During the event, the Swedish Ambassador Mårten Grunditz stressed how the inclusion of men and boys has been central in Swedish gender equality policy since the 1970s, and therefore also central in Swedish development cooperation for gender equality. A panel with Sida’s long term partners and champions of gender equality discussed the reasons for involving men and boys, evidence of result and lessons learnt.
Dr Abijit Das, from the MenEngage Alliance, stressed that the active and accountable engagement of men is a question of humanity.
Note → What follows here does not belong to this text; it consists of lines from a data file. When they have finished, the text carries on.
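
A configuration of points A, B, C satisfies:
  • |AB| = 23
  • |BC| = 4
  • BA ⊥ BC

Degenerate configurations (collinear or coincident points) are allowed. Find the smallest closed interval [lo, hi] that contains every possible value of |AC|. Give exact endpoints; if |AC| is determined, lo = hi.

|AB| ∈ {23}
|BC| ∈ {4}
|AC| ∈ {√(545)}

|AC| = √(545)  (≈ 23.3452)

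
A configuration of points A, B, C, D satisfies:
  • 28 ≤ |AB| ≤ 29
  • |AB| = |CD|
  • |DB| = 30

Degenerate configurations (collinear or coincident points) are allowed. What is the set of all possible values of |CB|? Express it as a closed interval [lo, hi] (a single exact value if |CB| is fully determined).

|AB| ∈ [28, 29]
|BD| ∈ {30}
|CD| ∈ [28, 29]
|AD| ∈ [1, 59]
|BC| ∈ [1, 59]
|AC| ∈ [0, 88]

|CB| ∈ [1, 59]  (≈ [1.0000, 59.0000])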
Hakima Abbas from the Association for Women’s Rights in Development agreed, but warned that we must make sure that women are present in the room setting the agenda.
– In Pakistan, there are examples of how economic empowerment of women combined with addressing attitudes on masculinities among their sons, have led softened perceptions of fundamentalism. But there is also a risk with the rising of the so called “men’s rights groups” in Kenya for instance, who argue that women are “over-empowered, she said.
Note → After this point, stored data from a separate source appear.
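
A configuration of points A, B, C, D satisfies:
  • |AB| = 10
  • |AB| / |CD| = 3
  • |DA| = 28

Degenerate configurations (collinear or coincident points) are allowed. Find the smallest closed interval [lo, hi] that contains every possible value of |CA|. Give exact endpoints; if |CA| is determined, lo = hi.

|CA| ∈ [74/3, 94/3]  (≈ [24.6667, 31.3333])

|AB| ∈ {10}
|AD| ∈ {28}
|CD| ∈ {10/3}
|BD| ∈ [18, 38]
|AC| ∈ [74/3, 94/3]
|BC| ∈ [44/3, 124/3]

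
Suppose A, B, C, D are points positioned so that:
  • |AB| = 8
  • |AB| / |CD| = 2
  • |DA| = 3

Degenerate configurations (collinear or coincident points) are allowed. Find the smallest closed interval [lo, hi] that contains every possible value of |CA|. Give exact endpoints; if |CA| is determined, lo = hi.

|AB| ∈ {8}
|AD| ∈ {3}
|CD| ∈ {4}
|BD| ∈ [5, 11]
|AC| ∈ [1, 7]
|BC| ∈ [1, 15]

|CA| ∈ [1, 7]  (≈ [1.0000, 7.0000])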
Dr Jeni Klugman, at the World Bank Group shared evidence from recent research, where she stressed that most evidence comes from the North and that we still need to know more on what works in the developing contexts.
– We know from attitudinal studies that change is possible. Four out of ten women have no say in health decisions, but we know from Bangladesh that when men are informed about health, they are more likely to allow the women access to health.
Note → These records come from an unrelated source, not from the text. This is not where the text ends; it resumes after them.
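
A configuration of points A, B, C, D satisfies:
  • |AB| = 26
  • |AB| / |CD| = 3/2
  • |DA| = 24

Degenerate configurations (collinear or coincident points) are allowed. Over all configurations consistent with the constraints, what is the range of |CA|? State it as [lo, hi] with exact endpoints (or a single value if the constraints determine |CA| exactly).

|AB| ∈ {26}
|AD| ∈ {24}
|CD| ∈ {52/3}
|BD| ∈ [2, 50]
|AC| ∈ [20/3, 124/3]
|BC| ∈ [0, 202/3]

|CA| ∈ [20/3, 124/3]  (≈ [6.6667, 41.3333])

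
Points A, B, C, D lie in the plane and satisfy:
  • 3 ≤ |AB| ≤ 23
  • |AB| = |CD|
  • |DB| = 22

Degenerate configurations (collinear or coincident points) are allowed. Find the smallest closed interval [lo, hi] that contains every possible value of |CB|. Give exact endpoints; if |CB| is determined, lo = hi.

|AB| ∈ [3, 23]
|BD| ∈ {22}
|CD| ∈ [3, 23]
|AD| ∈ [0, 45]
|BC| ∈ [0, 45]
|AC| ∈ [0, 68]

|CB| ∈ [0, 45]  (≈ [0.0000, 45.0000])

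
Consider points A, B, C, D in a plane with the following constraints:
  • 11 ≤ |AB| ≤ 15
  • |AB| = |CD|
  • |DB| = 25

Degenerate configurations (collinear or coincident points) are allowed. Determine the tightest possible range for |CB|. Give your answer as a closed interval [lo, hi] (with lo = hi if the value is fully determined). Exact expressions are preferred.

|AB| ∈ [11, 15]
|BD| ∈ {25}
|CD| ∈ [11, 15]
|AD| ∈ [10, 40]
|BC| ∈ [10, 40]
|AC| ∈ [0, 55]

|CB| ∈ [10, 40]  (≈ [10.0000, 40.0000])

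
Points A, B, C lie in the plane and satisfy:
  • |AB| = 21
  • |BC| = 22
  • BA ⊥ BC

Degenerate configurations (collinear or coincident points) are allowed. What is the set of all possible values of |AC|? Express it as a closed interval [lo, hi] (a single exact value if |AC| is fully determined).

|AB| ∈ {21}
|BC| ∈ {22}
|AC| ∈ {5·√(37)}

|AC| = 5·√(37)  (≈ 30.4138)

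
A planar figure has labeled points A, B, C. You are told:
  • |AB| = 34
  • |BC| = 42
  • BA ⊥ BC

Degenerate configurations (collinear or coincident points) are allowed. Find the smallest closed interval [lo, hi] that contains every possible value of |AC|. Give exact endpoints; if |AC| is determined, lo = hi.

|AB| ∈ {34}
|BC| ∈ {42}
|AC| ∈ {2·√(730)}

|AC| = 2·√(730)  (≈ 54.0370)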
Maria Andersson, Secretary General at RFSU, stressed that both men and women, both girls and boys, must be targeted in order to change norms and attitudes.
– Our experience is that change occurs at the individual level, but it must be combined with a community focus. To stand up against traditional norms alone is difficult, but if community leaders and key stakeholders are involved, sustainable changes occur. In our work we have reached millions of girls and boys and we see significant results in drop in teenage pregnancies, which obviously also lead to less school drop-out and increased opportunities for income and livelihood. We also see that when couples discuss sexual and reproductive health and rights, this has an impact in how they divide work, both inside and outside the home.
Top three on the post-2015 agenda
The panellists were finally asked to give their top three recommendations for the post-2015 agenda, in terms of involving men and boys for gender equality and women’s empowerment. Hakima Abbas stressed the importance of eradicating poverty at the roots, to move away from the market driven perspective on development to a human rights based approach, and to ensure women’s human rights and financing for development.
Jeni Klugman’s recommendations included starting early – social rules and norms are sticky and evidence shows that work in schools and even pre-school is important; promoting positive roles and examples as well as mobilising men as agents of change in their own right and not only engaging them as instruments for changes for women. Abhijit Das’ stressed that we need to provide a space for holding men accountable and also broaden the arena for change to include the market, the workplace and the media. Maria Andersson’s recommendations included the importance of gender equality as a standalone goal and SRHR as a clear target including comprehensive SRHR education and addressing men as agents of change – not only as a problem.
The Swedish Minister for Gender Equality Maria Arnholm stressed the Swedish position on gender equality as a stand-alone goal for the future post-2015 framework.
The seminar was held on 10 March and was moderated by Carolina Wennerholm, Lead Policy Specialist on Gender Equality at Sida.
* The Commission on the Status of Women (CSW) is a functional commission of the United Nations Economic and Social Council (ECOSOC), It was established in 1946 and is the principal global policy-making body dedicated exclusively to gender equality and advancement of women. Every year, representatives of Member States gather at United Nations Headquarters in New York to evaluate progress on gender equality, identify challenges, set global standards and formulate concrete policies to promote gender equality and women's empowerment worldwide. The 2014 theme is “Challenges and achievements in the implementation of the Millennium Development Goals for women and girls”.